There is no bad time. There are different times.

Spring
Mar–May

Tobar Mhuire walled garden coming back to life. The Mournes still have snow on the highest tops. Quiet.

◉ Go
Summer
Jun–Aug

Long evenings, the diners full, the buses running every hour. A fine base if you are working east Down by car.

◉ Go
Autumn
Sep–Oct

The woods at Tobar Mhuire turn properly. Pub fires get going. The shoulder month nobody else thinks of.

◉ Go
Winter
Nov–Feb

Daylight goes early. The Corner Inn fire is the village living room. Not a destination month — but if you are passing, stop.

◐ Mind yourself
07 / 08

What to skip.

Honestly?

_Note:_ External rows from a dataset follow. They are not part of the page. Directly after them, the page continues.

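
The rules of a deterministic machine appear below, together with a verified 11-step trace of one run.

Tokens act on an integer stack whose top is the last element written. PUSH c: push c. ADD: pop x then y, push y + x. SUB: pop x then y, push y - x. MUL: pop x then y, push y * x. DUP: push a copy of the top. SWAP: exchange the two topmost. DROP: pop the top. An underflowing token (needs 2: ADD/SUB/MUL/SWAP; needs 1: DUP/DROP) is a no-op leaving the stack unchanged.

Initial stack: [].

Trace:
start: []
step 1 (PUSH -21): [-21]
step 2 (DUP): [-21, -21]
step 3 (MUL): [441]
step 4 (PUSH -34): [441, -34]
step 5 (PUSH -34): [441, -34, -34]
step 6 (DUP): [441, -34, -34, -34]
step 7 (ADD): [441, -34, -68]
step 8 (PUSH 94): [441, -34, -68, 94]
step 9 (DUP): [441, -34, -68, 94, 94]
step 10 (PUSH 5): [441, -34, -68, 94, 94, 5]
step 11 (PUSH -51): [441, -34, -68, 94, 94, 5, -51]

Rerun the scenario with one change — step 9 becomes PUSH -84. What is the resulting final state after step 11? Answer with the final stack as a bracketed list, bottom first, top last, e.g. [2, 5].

(re-executing from step 9 with the substitution; state before step 9: [441, -34, -68, 94])
step 9 (PUSH -84): [441, -34, -68, 94, -84]
step 10 (PUSH 5): [441, -34, -68, 94, -84, 5]
step 11 (PUSH -51): [441, -34, -68, 94, -84, 5, -51]

[441, -34, -68, 94, -84, 5, -51]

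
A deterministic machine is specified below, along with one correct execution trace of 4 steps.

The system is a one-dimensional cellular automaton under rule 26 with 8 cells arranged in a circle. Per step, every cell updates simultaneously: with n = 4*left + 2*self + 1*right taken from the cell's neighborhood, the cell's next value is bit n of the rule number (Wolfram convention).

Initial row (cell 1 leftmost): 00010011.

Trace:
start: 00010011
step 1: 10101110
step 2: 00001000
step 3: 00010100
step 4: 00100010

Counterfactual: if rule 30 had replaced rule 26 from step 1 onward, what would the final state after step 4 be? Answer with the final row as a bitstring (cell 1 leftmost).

00101011

(re-executing steps 1..4 under rule 30; state before step 1: 00010011)
step 1: 10111110
step 2: 10100000
step 3: 10110001
step 4: 00101011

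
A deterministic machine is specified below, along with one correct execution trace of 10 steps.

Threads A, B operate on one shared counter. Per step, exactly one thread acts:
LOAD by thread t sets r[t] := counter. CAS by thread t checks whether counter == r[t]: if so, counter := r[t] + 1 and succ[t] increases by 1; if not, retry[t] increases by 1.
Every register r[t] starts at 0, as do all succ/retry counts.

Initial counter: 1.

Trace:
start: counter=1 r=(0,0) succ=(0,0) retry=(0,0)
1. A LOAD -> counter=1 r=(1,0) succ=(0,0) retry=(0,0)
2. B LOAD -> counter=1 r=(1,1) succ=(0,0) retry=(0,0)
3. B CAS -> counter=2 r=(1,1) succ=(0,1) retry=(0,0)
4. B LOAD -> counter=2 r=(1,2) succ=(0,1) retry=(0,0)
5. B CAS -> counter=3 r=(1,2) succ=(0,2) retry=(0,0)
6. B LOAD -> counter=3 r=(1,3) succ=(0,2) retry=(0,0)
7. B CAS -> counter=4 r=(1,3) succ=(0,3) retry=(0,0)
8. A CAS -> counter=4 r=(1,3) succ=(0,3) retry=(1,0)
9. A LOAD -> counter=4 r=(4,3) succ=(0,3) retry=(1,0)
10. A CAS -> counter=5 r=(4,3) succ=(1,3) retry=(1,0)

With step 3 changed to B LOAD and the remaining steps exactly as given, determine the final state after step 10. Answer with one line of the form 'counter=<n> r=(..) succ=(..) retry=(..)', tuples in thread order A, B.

counter=4 r=(3,2) succ=(1,2) retry=(1,0)

(re-executing from step 3 with the substitution; state before step 3: counter=1 r=(1,1) succ=(0,0) retry=(0,0))
3. B LOAD -> counter=1 r=(1,1) succ=(0,0) retry=(0,0)
4. B LOAD -> counter=1 r=(1,1) succ=(0,0) retry=(0,0)
5. B CAS -> counter=2 r=(1,1) succ=(0,1) retry=(0,0)
6. B LOAD -> counter=2 r=(1,2) succ=(0,1) retry=(0,0)
7. B CAS -> counter=3 r=(1,2) succ=(0,2) retry=(0,0)
8. A CAS -> counter=3 r=(1,2) succ=(0,2) retry=(1,0)
9. A LOAD -> counter=3 r=(3,2) succ=(0,2) retry=(1,0)
10. A CAS -> counter=4 r=(3,2) succ=(1,2) retry=(1,0)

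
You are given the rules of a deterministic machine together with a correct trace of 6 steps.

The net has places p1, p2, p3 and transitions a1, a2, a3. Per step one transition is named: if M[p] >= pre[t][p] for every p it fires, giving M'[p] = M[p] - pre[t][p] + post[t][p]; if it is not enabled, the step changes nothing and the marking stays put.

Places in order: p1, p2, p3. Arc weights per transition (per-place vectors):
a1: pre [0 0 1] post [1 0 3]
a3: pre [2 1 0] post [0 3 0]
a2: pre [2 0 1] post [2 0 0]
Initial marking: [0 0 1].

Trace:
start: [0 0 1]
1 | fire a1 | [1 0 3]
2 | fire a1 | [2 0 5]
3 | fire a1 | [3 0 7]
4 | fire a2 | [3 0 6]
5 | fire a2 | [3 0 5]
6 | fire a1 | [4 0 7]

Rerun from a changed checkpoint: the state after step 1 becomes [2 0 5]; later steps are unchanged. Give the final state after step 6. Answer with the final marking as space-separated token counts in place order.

5 0 9

state after step 1 := [2 0 5]
2 | fire a1 | [3 0 7]
3 | fire a1 | [4 0 9]
4 | fire a2 | [4 0 8]
5 | fire a2 | [4 0 7]
6 | fire a1 | [5 0 9]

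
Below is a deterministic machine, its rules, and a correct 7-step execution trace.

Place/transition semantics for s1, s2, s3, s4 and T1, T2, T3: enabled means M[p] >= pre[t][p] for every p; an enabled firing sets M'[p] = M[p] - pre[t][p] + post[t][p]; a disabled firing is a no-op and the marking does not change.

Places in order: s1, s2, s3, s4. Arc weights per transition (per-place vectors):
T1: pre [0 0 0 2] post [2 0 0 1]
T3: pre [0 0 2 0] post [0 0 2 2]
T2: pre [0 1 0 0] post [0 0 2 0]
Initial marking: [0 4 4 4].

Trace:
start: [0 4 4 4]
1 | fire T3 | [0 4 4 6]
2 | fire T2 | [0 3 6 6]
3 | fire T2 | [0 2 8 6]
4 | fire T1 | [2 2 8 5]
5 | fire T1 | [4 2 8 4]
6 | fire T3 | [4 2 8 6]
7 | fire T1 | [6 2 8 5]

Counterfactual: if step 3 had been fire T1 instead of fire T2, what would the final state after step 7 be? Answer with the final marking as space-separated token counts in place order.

(re-executing from step 3 with the substitution; state before step 3: [0 3 6 6])
3 | fire T1 | [2 3 6 5]
4 | fire T1 | [4 3 6 4]
5 | fire T1 | [6 3 6 3]
6 | fire T3 | [6 3 6 5]
7 | fire T1 | [8 3 6 4]

8 3 6 4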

Don't bother.

If a local was sitting beside you, this is the bit where they'd lean in.

×
Looking for a music scene

There is not one. The pubs are talking pubs, not session pubs. For trad you want Downpatrick (Denvir's) or further afield.

×
Treating it as a base for Strangford Lough

Killyleagh on the shore is five miles east and gets you onto the water. Crossgar is inland — close, but not the same village.

+

Getting there.

By car

Belfast to Crossgar is 35 minutes on the A7. Downpatrick is 10 minutes south on the same road; Saintfield 10 minutes north.

By bus

Translink Ulsterbus 15 and 215 (Goldline Express) Belfast Europa to Downpatrick stop in Crossgar hourly. Belfast to Crossgar is about 35–45 minutes; Crossgar to Downpatrick about 13 minutes.

By train

No train. The nearest working line is Belfast Lanyon Place — bus or car from there.

By air

Belfast City (BHD) is 30 minutes by car. Belfast International (BFS) is an hour.